NUS elects independent

April 7, 2000

The National Union of Students elected its first independent leader for 30 years this week at a conference that pledged to reform the student movement.

Owain James, 23, NUS national secretary for the past year, beat his nearest rival, Alison Angus, who was standing for the leftwing United For Education Free and Equal, by 91 votes at the union's annual conference in Blackpool.

He said his priorities were "bringing the movement together and making the NUS powerful again". While he is a member of the Labour Party, prompting accusations from the left that he is a Labour stooge, he will be the first student president in 18 years not to be a member of the National Organisation of Labour Students.

He is the first independent president since John Randall, now chief executive of the Quality Assurance Agency, who held the post from 1973-75.

"As an independent I will have a lot more freedom to tackle the underlying problems in the NUS," Mr James said.

He said that the internet would put the NUS in direct contact with individual students, allowing it to act more swiftly.
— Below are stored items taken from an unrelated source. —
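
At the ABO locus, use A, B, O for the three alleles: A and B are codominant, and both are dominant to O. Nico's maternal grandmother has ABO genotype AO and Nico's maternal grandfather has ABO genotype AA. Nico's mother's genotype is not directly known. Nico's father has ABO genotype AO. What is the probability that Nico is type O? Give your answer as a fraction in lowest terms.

1/8

Nico's mother's ABO genotype from AO × AA: 1/2 AA, 1/2 AO.
Crossing each possibility with the father AO and summing P(type O): 1/2·0 + 1/2·1/4 = 1/8.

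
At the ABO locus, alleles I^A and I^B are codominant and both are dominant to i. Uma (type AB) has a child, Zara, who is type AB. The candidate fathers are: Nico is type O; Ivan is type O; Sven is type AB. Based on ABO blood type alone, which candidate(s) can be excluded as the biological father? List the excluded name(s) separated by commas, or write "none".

A candidate is excluded only if no genotype consistent with his phenotype could produce a type AB child with a type AB mother.
Nico (type O): no genotype consistent with that phenotype can produce a type-AB child with a type-AB mother.
Ivan (type O): no genotype consistent with that phenotype can produce a type-AB child with a type-AB mother.

Nico, Ivan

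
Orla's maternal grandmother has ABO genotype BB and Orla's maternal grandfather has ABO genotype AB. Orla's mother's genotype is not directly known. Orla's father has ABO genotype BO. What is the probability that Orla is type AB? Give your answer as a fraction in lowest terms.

1/8

Orla's mother's ABO genotype from BB × AB: 1/2 AB, 1/2 BB.
Crossing each possibility with the father BO and summing P(type AB): 1/2·1/4 + 1/2·0 = 1/8.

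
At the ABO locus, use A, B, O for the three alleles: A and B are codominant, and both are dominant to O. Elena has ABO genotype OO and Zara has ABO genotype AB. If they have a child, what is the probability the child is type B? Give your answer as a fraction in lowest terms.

1/2

ABO cross OO × AB → offspring phenotypes: 1/2 A, 1/2 B.
So P(type B) = 1/2.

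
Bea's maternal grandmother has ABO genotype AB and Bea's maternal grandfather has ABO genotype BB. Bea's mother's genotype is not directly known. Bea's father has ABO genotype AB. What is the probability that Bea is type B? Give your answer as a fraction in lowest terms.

3/8

Bea's mother's ABO genotype from AB × BB: 1/2 AB, 1/2 BB.
Crossing each possibility with the father AB and summing P(type B): 1/2·1/4 + 1/2·1/2 = 3/8.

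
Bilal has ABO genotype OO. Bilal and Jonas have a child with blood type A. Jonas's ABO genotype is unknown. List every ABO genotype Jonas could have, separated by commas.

For each candidate genotype of Jonas, check whether crossing it with OO can produce every observed child phenotype.
  AA → possible child types {A} ✓
  AB → possible child types {A, B} ✓
  AO → possible child types {O, A} ✓
  BB → possible child types {B} ✗
  BO → possible child types {O, B} ✗
  OO → possible child types {O} ✗

AA, AB, AO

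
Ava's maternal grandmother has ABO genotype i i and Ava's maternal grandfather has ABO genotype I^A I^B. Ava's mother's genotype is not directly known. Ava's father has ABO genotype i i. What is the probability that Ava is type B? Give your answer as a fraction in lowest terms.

1/4

Ava's mother's ABO genotype from i i × I^A I^B: 1/2 I^A i, 1/2 I^B i.
Crossing each possibility with the father i i and summing P(type B): 1/2·0 + 1/2·1/2 = 1/4.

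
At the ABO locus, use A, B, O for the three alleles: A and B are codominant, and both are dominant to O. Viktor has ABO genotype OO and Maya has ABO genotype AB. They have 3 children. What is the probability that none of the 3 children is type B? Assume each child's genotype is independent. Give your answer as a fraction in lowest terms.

1/8

ABO cross OO × AB → 1/2 A, 1/2 B.
So P(type B) = 1/2 per child.
P(not type B) = 1/2 for one child; (1/2)^3 = 1/8.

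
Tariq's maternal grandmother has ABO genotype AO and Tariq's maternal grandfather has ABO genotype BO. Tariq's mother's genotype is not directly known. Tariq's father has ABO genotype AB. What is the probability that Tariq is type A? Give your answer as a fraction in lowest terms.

3/8

Tariq's mother's ABO genotype from AO × BO: 1/4 AB, 1/4 AO, 1/4 BO, 1/4 OO.
Crossing each possibility with the father AB and summing P(type A): 1/4·1/4 + 1/4·1/2 + 1/4·1/4 + 1/4·1/2 = 3/8.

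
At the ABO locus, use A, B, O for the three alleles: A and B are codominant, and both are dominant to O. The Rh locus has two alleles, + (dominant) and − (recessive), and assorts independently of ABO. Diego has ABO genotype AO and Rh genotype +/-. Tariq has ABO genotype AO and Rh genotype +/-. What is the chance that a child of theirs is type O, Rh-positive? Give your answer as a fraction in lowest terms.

ABO cross AO × AO → offspring phenotypes: 1/4 O, 3/4 A.
Rh cross +/- × +/- → 3/4 Rh+, 1/4 Rh-.
Independent loci: P(type O, Rh-positive) = 1/4 × 3/4 = 3/16.

3/16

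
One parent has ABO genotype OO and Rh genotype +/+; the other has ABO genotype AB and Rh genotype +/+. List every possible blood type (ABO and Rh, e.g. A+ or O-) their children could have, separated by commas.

Gametes from OO × AB give offspring ABO genotypes AO, BO, i.e. phenotypes A, B.
Rh cross +/+ × +/+ → phenotypes Rh+.
Combining independently: A+, B+.

A+, B+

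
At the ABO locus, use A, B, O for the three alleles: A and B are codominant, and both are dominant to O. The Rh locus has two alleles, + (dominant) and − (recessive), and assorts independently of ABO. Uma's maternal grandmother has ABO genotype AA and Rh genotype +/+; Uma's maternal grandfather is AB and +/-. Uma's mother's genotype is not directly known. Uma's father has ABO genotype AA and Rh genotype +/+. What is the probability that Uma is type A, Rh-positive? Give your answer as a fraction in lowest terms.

Uma's mother's ABO genotype from AA × AB: 1/2 AA, 1/2 AB.
Crossing each possibility with the father AA and summing P(type A): 1/2·1 + 1/2·1/2 = 3/4.
Similarly for Rh via the mother's Rh distribution: P(Rh+) = 1.
Independent loci: 3/4 × 1 = 3/4.

3/4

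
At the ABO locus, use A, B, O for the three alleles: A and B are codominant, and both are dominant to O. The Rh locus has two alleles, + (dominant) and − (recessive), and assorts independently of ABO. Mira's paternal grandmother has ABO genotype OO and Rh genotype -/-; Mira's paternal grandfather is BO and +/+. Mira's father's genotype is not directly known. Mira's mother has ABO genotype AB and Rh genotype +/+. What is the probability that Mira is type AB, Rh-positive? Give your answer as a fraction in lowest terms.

Mira's father's ABO genotype from OO × BO: 1/2 BO, 1/2 OO.
Crossing each possibility with the mother AB and summing P(type AB): 1/2·1/4 + 1/2·0 = 1/8.
Similarly for Rh via the father's Rh distribution: P(Rh+) = 1.
Independent loci: 1/8 × 1 = 1/8.

1/8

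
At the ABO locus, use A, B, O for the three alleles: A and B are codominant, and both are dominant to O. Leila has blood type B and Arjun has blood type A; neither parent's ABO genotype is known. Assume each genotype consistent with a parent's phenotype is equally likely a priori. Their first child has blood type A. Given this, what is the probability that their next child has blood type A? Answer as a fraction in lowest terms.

Possible genotypes: Leila ∈ {BB, BO}; Arjun ∈ {AA, AO}.
Weight each parental genotype pair by prior × P(type-A child):
  BO × AA: posterior weight 2/3; P(next child type A) = 1/2.
  BO × AO: posterior weight 1/3; P(next child type A) = 1/4.
Weighted sum = 5/12.

5/12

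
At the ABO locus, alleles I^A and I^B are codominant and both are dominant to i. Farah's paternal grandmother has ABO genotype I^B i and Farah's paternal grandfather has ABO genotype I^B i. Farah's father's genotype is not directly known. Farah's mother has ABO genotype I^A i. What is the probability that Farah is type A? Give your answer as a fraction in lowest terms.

Farah's father's ABO genotype from I^B i × I^B i: 1/4 I^B I^B, 1/2 I^B i, 1/4 i i.
Crossing each possibility with the mother I^A i and summing P(type A): 1/4·0 + 1/2·1/4 + 1/4·1/2 = 1/4.

1/4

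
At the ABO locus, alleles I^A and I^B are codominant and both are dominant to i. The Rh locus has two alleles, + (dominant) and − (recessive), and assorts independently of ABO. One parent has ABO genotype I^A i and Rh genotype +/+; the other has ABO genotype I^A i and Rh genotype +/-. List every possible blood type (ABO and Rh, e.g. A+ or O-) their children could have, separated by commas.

O+, A+

Gametes from I^A i × I^A i give offspring ABO genotypes I^A I^A, I^A i, i i, i.e. phenotypes O, A.
Rh cross +/+ × +/- → phenotypes Rh+.
Combining independently: O+, A+.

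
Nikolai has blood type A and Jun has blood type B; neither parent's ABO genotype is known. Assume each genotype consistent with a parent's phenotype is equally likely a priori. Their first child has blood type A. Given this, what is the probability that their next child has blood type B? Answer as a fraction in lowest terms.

1/12

Possible genotypes: Nikolai ∈ {AA, AO}; Jun ∈ {BB, BO}.
Weight each parental genotype pair by prior × P(type-A child):
  AA × BO: posterior weight 2/3; P(next child type B) = 0.
  AO × BO: posterior weight 1/3; P(next child type B) = 1/4.
Weighted sum = 1/12.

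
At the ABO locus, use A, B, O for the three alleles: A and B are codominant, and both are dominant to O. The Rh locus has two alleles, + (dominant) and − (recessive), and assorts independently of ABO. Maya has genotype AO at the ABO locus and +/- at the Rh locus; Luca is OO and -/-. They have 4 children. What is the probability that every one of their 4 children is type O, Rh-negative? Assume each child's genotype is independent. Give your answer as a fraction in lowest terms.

1/256

ABO cross AO × OO → 1/2 O, 1/2 A.
Rh cross +/- × -/- → 1/2 Rh+, 1/2 Rh-; so P(type O, Rh-negative) = 1/2 × 1/2 = 1/4 per child.
All 4 independent: (1/4)^4 = 1/256.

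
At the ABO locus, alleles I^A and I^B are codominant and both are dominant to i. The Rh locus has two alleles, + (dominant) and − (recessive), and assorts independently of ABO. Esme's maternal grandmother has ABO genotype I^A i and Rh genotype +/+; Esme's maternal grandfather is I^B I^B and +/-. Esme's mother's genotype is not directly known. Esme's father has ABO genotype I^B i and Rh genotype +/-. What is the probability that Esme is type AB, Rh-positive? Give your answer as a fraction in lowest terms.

Esme's mother's ABO genotype from I^A i × I^B I^B: 1/2 I^A I^B, 1/2 I^B i.
Crossing each possibility with the father I^B i and summing P(type AB): 1/2·1/4 + 1/2·0 = 1/8.
Similarly for Rh via the mother's Rh distribution: P(Rh+) = 7/8.
Independent loci: 1/8 × 7/8 = 7/64.

7/64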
In particular, he said, he wanted to sharpen the union's campaigning on funding. He is staunchly opposed to top-up and tuition fees and he also wants "maintenance support".

Mr James is the son of an aid worker and was brought up in Bangladesh and the Sudan before settling in South Wales. He was prompted to join the Labour movement by seeing the "devastation caused by the Thatcher years".

Mr James is "a brain, not a mouth", according to an NUS spokesman. His low-key approach caught the mood of the conference, which had prioritised students at work, the future of student unions and internationalism as topics for debate, as well as funding.